Bowden thought for a moment.

‘Ten years. I came from Cambridge with a degree in nineteenth-century literature and joined the LiteraTecs straight away. Jim Crometty looked after me from the moment I started.’

He stared out of the window wistfully. ‘Perhaps if I’d been there—‘

‘—then you’d both be dead. Anyone who shoots a man six times in the face doesn’t go to Sunday school.

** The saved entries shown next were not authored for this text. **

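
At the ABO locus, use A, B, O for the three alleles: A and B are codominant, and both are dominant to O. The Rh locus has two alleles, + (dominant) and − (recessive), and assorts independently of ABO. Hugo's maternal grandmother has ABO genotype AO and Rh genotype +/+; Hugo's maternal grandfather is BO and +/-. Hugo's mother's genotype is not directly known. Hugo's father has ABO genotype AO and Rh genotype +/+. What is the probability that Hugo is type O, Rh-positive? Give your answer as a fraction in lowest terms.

1/4

Hugo's mother's ABO genotype from AO × BO: 1/4 AB, 1/4 AO, 1/4 BO, 1/4 OO.
Crossing each possibility with the father AO and summing P(type O): 1/4·0 + 1/4·1/4 + 1/4·1/4 + 1/4·1/2 = 1/4.
Similarly for Rh via the mother's Rh distribution: P(Rh+) = 1.
Independent loci: 1/4 × 1 = 1/4.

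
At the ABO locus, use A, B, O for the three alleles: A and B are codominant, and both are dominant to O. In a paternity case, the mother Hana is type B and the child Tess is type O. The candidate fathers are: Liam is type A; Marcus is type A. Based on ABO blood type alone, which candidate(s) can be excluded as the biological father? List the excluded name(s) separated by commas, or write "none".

A candidate is excluded only if no genotype consistent with his phenotype could produce a type O child with a type B mother.
Every candidate has at least one consistent genotype combination, so none can be excluded.

none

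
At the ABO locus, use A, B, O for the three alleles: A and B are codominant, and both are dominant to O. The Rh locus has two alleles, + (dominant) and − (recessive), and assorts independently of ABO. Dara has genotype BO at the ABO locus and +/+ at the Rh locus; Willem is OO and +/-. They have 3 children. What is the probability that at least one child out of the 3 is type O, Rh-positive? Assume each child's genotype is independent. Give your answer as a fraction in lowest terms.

ABO cross BO × OO → 1/2 O, 1/2 B.
Rh cross +/+ × +/- → 1 Rh+; so P(type O, Rh-positive) = 1/2 × 1 = 1/2 per child.
P(none) = (1/2)^3 = 1/8; P(at least one) = 1 − 1/8 = 7/8.

7/8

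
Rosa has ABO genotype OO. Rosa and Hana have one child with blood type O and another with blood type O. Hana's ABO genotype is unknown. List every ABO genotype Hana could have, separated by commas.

AO, BO, OO

For each candidate genotype of Hana, check whether crossing it with OO can produce every observed child phenotype.
  AA → possible child types {A} ✗
  AB → possible child types {A, B} ✗
  AO → possible child types {O, A} ✓
  BB → possible child types {B} ✗
  BO → possible child types {O, B} ✓
  OO → possible child types {O} ✓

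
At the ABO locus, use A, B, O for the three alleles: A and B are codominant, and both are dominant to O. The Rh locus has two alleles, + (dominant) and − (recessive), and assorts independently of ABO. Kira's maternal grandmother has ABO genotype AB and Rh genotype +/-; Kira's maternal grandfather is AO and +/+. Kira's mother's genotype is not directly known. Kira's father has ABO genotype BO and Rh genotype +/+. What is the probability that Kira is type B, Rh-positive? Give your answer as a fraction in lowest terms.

Kira's mother's ABO genotype from AB × AO: 1/4 AA, 1/4 AB, 1/4 AO, 1/4 BO.
Crossing each possibility with the father BO and summing P(type B): 1/4·0 + 1/4·1/2 + 1/4·1/4 + 1/4·3/4 = 3/8.
Similarly for Rh via the mother's Rh distribution: P(Rh+) = 1.
Independent loci: 3/8 × 1 = 3/8.

3/8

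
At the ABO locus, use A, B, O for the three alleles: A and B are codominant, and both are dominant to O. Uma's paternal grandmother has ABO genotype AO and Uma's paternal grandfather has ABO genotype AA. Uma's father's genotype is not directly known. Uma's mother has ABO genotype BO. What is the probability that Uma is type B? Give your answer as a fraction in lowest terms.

Uma's father's ABO genotype from AO × AA: 1/2 AA, 1/2 AO.
Crossing each possibility with the mother BO and summing P(type B): 1/2·0 + 1/2·1/4 = 1/8.

1/8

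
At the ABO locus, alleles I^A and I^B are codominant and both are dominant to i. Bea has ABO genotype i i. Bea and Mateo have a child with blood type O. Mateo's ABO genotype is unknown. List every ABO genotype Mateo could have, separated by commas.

I^A i, I^B i, i i

For each candidate genotype of Mateo, check whether crossing it with i i can produce every observed child phenotype.
  I^A I^A → possible child types {A} ✗
  I^A I^B → possible child types {A, B} ✗
  I^A i → possible child types {O, A} ✓
  I^B I^B → possible child types {B} ✗
  I^B i → possible child types {O, B} ✓
  i i → possible child types {O} ✓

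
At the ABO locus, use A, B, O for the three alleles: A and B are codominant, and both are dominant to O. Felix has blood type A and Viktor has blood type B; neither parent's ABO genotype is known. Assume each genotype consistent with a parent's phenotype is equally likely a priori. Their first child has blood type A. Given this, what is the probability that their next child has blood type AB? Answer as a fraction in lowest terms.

5/12

Possible genotypes: Felix ∈ {AA, AO}; Viktor ∈ {BB, BO}.
Weight each parental genotype pair by prior × P(type-A child):
  AA × BO: posterior weight 2/3; P(next child type AB) = 1/2.
  AO × BO: posterior weight 1/3; P(next child type AB) = 1/4.
Weighted sum = 5/12.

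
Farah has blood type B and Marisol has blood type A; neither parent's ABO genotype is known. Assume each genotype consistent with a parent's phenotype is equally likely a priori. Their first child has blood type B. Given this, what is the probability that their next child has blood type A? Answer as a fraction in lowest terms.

Possible genotypes: Farah ∈ {BB, BO}; Marisol ∈ {AA, AO}.
Weight each parental genotype pair by prior × P(type-B child):
  BB × AO: posterior weight 2/3; P(next child type A) = 0.
  BO × AO: posterior weight 1/3; P(next child type A) = 1/4.
Weighted sum = 1/12.

1/12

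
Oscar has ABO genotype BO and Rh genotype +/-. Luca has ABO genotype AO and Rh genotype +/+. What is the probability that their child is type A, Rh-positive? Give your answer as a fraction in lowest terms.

ABO cross BO × AO → offspring phenotypes: 1/4 O, 1/4 A, 1/4 B, 1/4 AB.
Rh cross +/- × +/+ → 1 Rh+.
Independent loci: P(type A, Rh-positive) = 1/4 × 1 = 1/4.

1/4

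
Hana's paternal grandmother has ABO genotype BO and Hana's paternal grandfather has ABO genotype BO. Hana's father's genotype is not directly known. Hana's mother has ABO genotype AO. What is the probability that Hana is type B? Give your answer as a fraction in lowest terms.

1/4

Hana's father's ABO genotype from BO × BO: 1/4 BB, 1/2 BO, 1/4 OO.
Crossing each possibility with the mother AO and summing P(type B): 1/4·1/2 + 1/2·1/4 + 1/4·0 = 1/4.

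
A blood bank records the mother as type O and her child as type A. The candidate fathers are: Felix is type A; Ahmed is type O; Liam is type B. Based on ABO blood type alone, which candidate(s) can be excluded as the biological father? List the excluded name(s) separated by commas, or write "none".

A candidate is excluded only if no genotype consistent with his phenotype could produce a type A child with a type O mother.
Ahmed (type O): no genotype consistent with that phenotype can produce a type-A child with a type-O mother.
Liam (type B): no genotype consistent with that phenotype can produce a type-A child with a type-O mother.

Ahmed, Liam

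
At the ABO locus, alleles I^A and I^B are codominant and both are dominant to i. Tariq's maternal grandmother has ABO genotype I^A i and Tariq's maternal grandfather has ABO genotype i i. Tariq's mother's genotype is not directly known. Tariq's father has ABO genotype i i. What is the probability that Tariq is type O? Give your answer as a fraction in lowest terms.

Tariq's mother's ABO genotype from I^A i × i i: 1/2 I^A i, 1/2 i i.
Crossing each possibility with the father i i and summing P(type O): 1/2·1/2 + 1/2·1 = 3/4.

3/4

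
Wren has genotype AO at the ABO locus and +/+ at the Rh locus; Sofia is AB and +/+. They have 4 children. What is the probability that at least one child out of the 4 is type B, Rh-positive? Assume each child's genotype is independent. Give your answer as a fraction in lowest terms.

175/256

ABO cross AO × AB → 1/2 A, 1/4 B, 1/4 AB.
Rh cross +/+ × +/+ → 1 Rh+; so P(type B, Rh-positive) = 1/4 × 1 = 1/4 per child.
P(none) = (3/4)^4 = 81/256; P(at least one) = 1 − 81/256 = 175/256.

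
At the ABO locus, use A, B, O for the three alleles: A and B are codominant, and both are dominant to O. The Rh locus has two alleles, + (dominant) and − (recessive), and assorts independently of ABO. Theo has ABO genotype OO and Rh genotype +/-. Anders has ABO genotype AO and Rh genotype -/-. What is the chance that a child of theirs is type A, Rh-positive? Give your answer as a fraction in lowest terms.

ABO cross OO × AO → offspring phenotypes: 1/2 O, 1/2 A.
Rh cross +/- × -/- → 1/2 Rh+, 1/2 Rh-.
Independent loci: P(type A, Rh-positive) = 1/2 × 1/2 = 1/4.

1/4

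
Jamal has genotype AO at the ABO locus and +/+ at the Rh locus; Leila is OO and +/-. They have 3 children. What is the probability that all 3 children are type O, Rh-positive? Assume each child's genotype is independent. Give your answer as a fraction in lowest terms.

ABO cross AO × OO → 1/2 O, 1/2 A.
Rh cross +/+ × +/- → 1 Rh+; so P(type O, Rh-positive) = 1/2 × 1 = 1/2 per child.
All 3 independent: (1/2)^3 = 1/8.

1/8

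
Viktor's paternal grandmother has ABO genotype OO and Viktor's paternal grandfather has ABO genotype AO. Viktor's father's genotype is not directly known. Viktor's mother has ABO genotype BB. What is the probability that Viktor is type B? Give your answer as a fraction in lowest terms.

3/4

Viktor's father's ABO genotype from OO × AO: 1/2 AO, 1/2 OO.
Crossing each possibility with the mother BB and summing P(type B): 1/2·1/2 + 1/2·1 = 3/4.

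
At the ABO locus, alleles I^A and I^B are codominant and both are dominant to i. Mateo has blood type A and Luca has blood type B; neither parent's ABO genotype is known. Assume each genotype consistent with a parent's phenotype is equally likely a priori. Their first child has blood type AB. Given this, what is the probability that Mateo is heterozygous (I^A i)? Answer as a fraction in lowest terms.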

He’d have killed you and not even thought about it. There’s little to be gained in what ifs; believe me, I know. I lost two fellow officers to Hades. I’ve been over it all a hundred times, yet it would probably happen exactly the same way if I had another chance.’

Lottie placed the soup in front of us with a basket of freshly baked bread.

‘Enjoy,’ said Lottie, ‘it’s on the house.’

‘But—!’ I began. Lottie silenced me.

‘Save your breath,’ she said impassively. ‘After the charge. After the shit hit the fan. After the first wave of death—you went back to do what you could. You went back. I value that.’ She turned and left.

The soup was good; the Rojoes Cominho even better.

‘Victor told me you worked on Shakespeare up in London,’ said Bowden.

It was the most prestigious area in which to work in the LiteraTec office. Lake poetry was a close second and Restoration comedy after that. Even in the most egalitarian of offices, a pecking order always established itself.

‘There was very little room for promotion in the London office so after a couple of years I was given the Shakespeare work,’ I replied, tearing at a piece of bread. ‘We get a lot of trouble from Baconians in London.’

Bowden looked up.

‘How do you rate the Baconian theory?’

‘Not much. Like many people I’m pretty sure there is more to Shakespeare than just Shakespeare. But Sir Francis Bacon using a little-known actor as a front? I just don’t buy it.’

‘He was a trained lawyer,’ asserted Bowden. ‘Many of the plays have legal parlance to them.’

‘It means nothing,’ I replied, ‘Greene, Nashe and especially Ben Jonson use legal phraseology; none of them had legal training. And don’t even get me started on the so-called codes. ‘

‘No need to worry about that,’ replied Bowden. ‘I won’t. I’m no Baconian either. He didn’t write them.’

‘And what would make you so sure?’

‘If you read his De Augmentis Sdentarium you’ll find Bacon actually criticising popular drama. Furthermore, when the troupe Shakespeare belonged to applied to the King to form a theatre, they were referred to the commissioner for suits. Guess who was on that panel and most vociferously opposed the application?’

‘Francis Bacon?’ I asked.

‘Exactly. Whoever wrote the plays, it wasn’t Bacon. I’ve formulated a few theories of my own over the years. Have you ever heard of Edward De Vere, the seventeenth Earl of Oxford?’

‘Vaguely.’

‘There is some proof that, unlike Bacon, he could actually write and write quite well—hang on.’